Il ne faut pas chercher dans ce livre le vitriol, la dérision et l’extrême tension qui font une œuvre brûlante, mais cinq cents pages de plaisir manifeste pour une intrigue superbement conduite et des personnages bien campés.
D’écrivain, McInerney s’est transformé en romancier. En excellent romancier.

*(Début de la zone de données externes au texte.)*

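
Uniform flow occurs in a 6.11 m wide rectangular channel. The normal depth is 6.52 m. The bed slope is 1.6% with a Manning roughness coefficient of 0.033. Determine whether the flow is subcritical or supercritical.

Flow area A = b·y = 6.11 × 6.52 = 39.84 m². Wetted perimeter P = b + 2y = 6.11 + 2×6.52 = 19.15 m.
Hydraulic radius R = A/P = 39.84/19.15 = 2.08 m.
V = (1/n) R^(2/3) √S = (1/0.033) × 2.08^(2/3) × √0.016 = 6.246 m/s. Hydraulic depth D_h = A/T = 39.84/6.11 = 6.52 m.
Froude number Fr = V/√(g·D_h) = 6.246/√(9.81×6.52) = 0.781, which is less than 1, so the flow is subcritical.

subcritical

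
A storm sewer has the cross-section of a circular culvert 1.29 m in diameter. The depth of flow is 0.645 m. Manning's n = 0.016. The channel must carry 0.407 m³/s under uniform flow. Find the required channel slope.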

Trente ans et des poussières
jay McInerney
Traduit de l’américain par
Jacqueline Huet et J.-P. Carasso
Editions de l’olivier
554 pages, 140 FF
Domaine étranger La plume et le dollar
octobre 1993 | Le Matricule des Anges n°5
| par
Alex Besnainou
Un livre
La plume et le dollar
Par
Alex Besnainou
Le Matricule des Anges n°5
, octobre 1993.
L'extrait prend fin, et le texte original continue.